Almost two years later, I am still dealing with the lasting effects of COVID. As one of the 23 million long haulers in the U.S. I have a range of debilitating conditions, including permanent lung damage and chronic obstructive pulmonary disease (COPD), even though I’ve never smoked a day in my life. COPD came on top of my diagnosis of asthma, a disease I have had for more than a decade.
My new normal is having to carry two inhalers. I grew up in Gardnerville loving to hike and camp and be outdoors. Now, at only 35 years old, I get short of breath while walking up a hill.
Nevada has some of the most polluted air in the country, according to the American Lung Association, and this air pollution is making my lung problems worse. My hometown of Carson City just received an “F” for particle pollution and ozone.
Sadly, our family is not alone – an unacceptable 137 million Americans live in counties with unhealthy air quality, and wildfires are increasingly contributing to dirty air. But there’s also what I can see from my front window on a daily basis: heavy diesel trucks traveling along U.S. Highway 395. Like 45 million people in the U.S., my family lives within 300 feet of a major roadway or transportation center.
Heavy duty vehicles spew dangerous nitrogen oxides and other pollutants into the air, causing harm to our respiratory health and children’s developing lungs, and accelerate climate change-fueled extreme weather events like wildfires. Communities of color and low-wealth communities are hit the hardest because they are more likely to live near ports, highways, and other areas with truck traffic.
In Nevada and nationwide, heavy duty truck pollution is an urgent matter of public health and environmental justice. That is why it is exciting to see the Biden administration making this issue a high priority. For the first time in more than 20 years, the Environmental Protection Agency has proposed strengthening pollution standards for heavy duty trucks, including 18-wheelers, school buses, delivery trucks, and similar vehicles.
The EPA’s proposed rule is a good start, but it does not go far enough. I testified at the EPA’s public hearing on the rule recently and urged the agency to adopt standards that put America on a path toward 100 percent electrification of polluting big-rigs, trucks, and buses. All new trucks can and should be pollution-free by 2035, and EPA must lead the way to getting us there.
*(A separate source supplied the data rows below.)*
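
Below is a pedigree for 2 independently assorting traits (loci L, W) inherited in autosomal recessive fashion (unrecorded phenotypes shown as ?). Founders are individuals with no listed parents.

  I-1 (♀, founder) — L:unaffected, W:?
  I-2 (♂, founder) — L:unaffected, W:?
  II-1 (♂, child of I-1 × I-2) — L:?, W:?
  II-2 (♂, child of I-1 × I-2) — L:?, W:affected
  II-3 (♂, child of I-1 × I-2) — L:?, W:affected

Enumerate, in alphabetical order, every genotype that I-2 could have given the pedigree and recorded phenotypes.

L/I-1 un ·: LL|Ll
L/I-2 un ·: LL|Ll
L/II-1 ? I-1×I-2: LL|Ll|ll
L/II-2 ? I-1×I-2: LL|Ll|ll
L/II-3 ? I-1×I-2: LL|Ll|ll
⇒ L over [I-1,I-2,II-1,II-2,II-3]: 44 consistent
W/I-1 ? ·: Ww|ww
W/I-2 ? ·: Ww|ww
W/II-1 ? I-1×I-2: WW|Ww|ww
W/II-2 aff I-1×I-2: ww
W/II-3 aff I-1×I-2: ww
⇒ W over [I-1,I-2,II-1,II-2,II-3]: 8 consistent

I-2 ∈ {LL Ww, LL ww, Ll Ww, Ll ww}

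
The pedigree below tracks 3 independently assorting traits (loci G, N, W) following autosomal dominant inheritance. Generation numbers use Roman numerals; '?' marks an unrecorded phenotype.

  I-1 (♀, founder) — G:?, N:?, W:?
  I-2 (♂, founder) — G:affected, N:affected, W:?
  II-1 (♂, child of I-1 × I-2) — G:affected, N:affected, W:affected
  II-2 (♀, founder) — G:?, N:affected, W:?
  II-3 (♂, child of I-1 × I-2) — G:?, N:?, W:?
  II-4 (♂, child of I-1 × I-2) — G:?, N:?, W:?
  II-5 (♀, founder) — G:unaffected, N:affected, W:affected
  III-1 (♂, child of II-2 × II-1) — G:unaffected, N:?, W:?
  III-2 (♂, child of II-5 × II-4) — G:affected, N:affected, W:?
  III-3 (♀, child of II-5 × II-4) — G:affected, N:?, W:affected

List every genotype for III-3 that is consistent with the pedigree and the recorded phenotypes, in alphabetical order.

G/I-1 ? ·: gg|Gg|GG
G/I-2 aff ·: Gg|GG
G/II-1 aff I-1×I-2: Gg
G/II-2 ? ·: gg|Gg
G/II-3 ? I-1×I-2: gg|Gg|GG
G/II-4 ? I-1×I-2: Gg|GG
G/II-5 un ·: gg
G/III-1 un II-2×II-1: gg
G/III-2 aff II-5×II-4: Gg
G/III-3 aff II-5×II-4: Gg
⇒ G over [I-1,I-2,II-1,II-2,II-3,II-4,II-5,III-1,III-2,III-3]: 34 consistent
N/I-1 ? ·: nn|Nn|NN
N/I-2 aff ·: Nn|NN
N/II-1 aff I-1×I-2: Nn|NN
N/II-2 aff ·: Nn|NN
N/II-3 ? I-1×I-2: nn|Nn|NN
N/II-4 ? I-1×I-2: nn|Nn|NN
N/II-5 aff ·: Nn|NN
N/III-1 ? II-2×II-1: nn|Nn|NN
N/III-2 aff II-5×II-4: Nn|NN
N/III-3 ? II-5×II-4: nn|Nn|NN
⇒ N over [I-1,I-2,II-1,II-2,II-3,II-4,II-5,III-1,III-2,III-3]: 1107 consistent
W/I-1 ? ·: ww|Ww|WW
W/I-2 ? ·: ww|Ww|WW
W/II-1 aff I-1×I-2: Ww|WW
W/II-2 ? ·: ww|Ww|WW
W/II-3 ? I-1×I-2: ww|Ww|WW
W/II-4 ? I-1×I-2: ww|Ww|WW
W/II-5 aff ·: Ww|WW
W/III-1 ? II-2×II-1: ww|Ww|WW
W/III-2 ? II-5×II-4: ww|Ww|WW
W/III-3 aff II-5×II-4: Ww|WW
⇒ W over [I-1,I-2,II-1,II-2,II-3,II-4,II-5,III-1,III-2,III-3]: 1778 consistent

III-3 ∈ {Gg NN WW, Gg NN Ww, Gg Nn WW, Gg Nn Ww, Gg nn WW, Gg nn Ww}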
The good news is that electric freight trucks and buses will become less expensive to purchase and operate than diesel vehicles by 2027. Zero-emission heavy-duty vehicles are already available and more are under development. They are made in America and provide good jobs. In addition to the economic benefits, the transition to zero-emissions heavy duty trucks will save an estimated 57,000 lives. And they will help me and my boys breathe easier.
Going all-electric for trucks and buses isn’t without challenges. It will require the U.S. to increase production for minerals like lithium that are needed for batteries. We need to ensure that communities like mine in Nevada – near proposed lithium mines – are protected from mining pollution.
But electrifying heavy duty vehicles is a necessary transition. A key piece of that transition is getting forward-looking federal standards in place that quickly cut harmful pollution from heavy duty vehicles, meet the climate crisis, and protect the health of our communities. The EPA needs to strengthen its proposal for truck pollution. The health of me and my family depends on it.
Jennifer Ann Cantley is the Nevada state coordinator for Moms Clean Air Force, a national organization of more than 1 million parents. She is a mother of three sons and lives in Carson City.